FREDERICK, Md. - Nearly 100 years before Rosa Parks stood up against discrimination by refusing to give up her seat on a Montgomery, Ala., bus, Maj. Alexander T. Augusta took a similar stand in Washington, D.C.
Augusta, one of 13 black surgeons to serve during the Civil War, was in uniform and on his way to testify at a court martial when he was removed from a street car for refusing to stand up front with the driver, as was required of African Americans, forcing him to walk to the hearing in the rain.
In another instance, Augusta was attacked by a group of young white men for wearing his uniform on a train in Baltimore.

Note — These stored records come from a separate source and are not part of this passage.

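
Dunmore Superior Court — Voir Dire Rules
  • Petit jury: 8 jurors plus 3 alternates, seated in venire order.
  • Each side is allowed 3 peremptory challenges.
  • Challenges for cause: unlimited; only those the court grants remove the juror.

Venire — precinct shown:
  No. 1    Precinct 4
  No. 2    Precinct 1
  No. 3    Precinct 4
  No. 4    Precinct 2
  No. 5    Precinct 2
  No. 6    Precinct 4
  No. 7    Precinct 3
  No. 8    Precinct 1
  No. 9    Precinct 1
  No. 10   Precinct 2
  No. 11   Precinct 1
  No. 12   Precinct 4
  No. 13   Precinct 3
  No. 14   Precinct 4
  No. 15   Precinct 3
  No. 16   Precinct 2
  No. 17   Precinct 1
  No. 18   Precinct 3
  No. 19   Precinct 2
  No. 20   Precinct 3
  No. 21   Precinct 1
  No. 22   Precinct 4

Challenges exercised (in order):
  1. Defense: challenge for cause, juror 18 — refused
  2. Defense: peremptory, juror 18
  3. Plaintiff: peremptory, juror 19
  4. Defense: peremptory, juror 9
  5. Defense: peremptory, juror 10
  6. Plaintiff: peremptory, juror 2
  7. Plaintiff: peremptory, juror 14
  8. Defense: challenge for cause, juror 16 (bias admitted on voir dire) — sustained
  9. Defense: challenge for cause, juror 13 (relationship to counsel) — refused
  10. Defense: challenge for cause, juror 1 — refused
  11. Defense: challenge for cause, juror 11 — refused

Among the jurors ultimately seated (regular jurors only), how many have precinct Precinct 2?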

But the incidents didn’t deter Augusta. “... my position as an officer of the United States, entitles me to wear the insignia of my office, and if I am either afraid or ashamed to wear them, anywhere, I am not fit to hold my commission,” Augusta wrote in a letter to The Christian Recorder, an African American newspaper.
The story of Augusta and others like him who proudly served in a medical capacity during the war are highlighted in a traveling exhibit at the National Museum of Civil War Medicine in downtown Frederick.
The exhibit, entitled Binding Wounds, Pushing Boundaries: African Americans in Civil War Medicine, was created by the Library of Medicine at the National Institutes of Health and runs through Jan. 28.
“It kind of puts into perspective a part of history most people are completely unaware of,” said George Wunderlich, the museum’s Executive Director.
Wunderlich said the National Museum of Civil War Medicine has been at the forefront of calling attention to the achievements of black doctors and nurses. He said the museum published what was to his knowledge the first book telling the story of African American surgeons in the Civil War.
The book, titled “Prologue to Change,” was written by Dr. Robert Slawson, who is a volunteer at the museum. He said Slawson also provided much of the research for the exhibit, which will be displayed all over the country.
“When we heard there was an exhibit being put together, we really wanted to get a hold of it,” Wunderlich said. “We pride ourselves at being out front whenever possible breaking down myths.”
The museum was the first to display the exhibit as part of a Civil War medicine conference in Towson in October, Wunderlich said.
Tamara Aw of Lanham was visiting the museum on a Sunday afternoon for the first time with her children. Her daughter Aiyana was doing some research for a school report.
Aw said she wasn’t aware of the contributions made by African Americans to Civil War medicine. She said she was particularly interested in learning more about Susie King Taylor, a slave who secretly learned to read and write. Taylor served as a nurse but also acted as a teacher for illiterate soldiers.
“I like how she wasn’t allowed to learn how to read and write, but somehow was able to learn, and that turned out to be an asset to the Union army,” Aw said.
Staff at the museum said the exhibit has been well-received.
“It’s definitely drawn interest,” said guest services member Katie Reichard. “A lot of people have called about this specific exhibit.”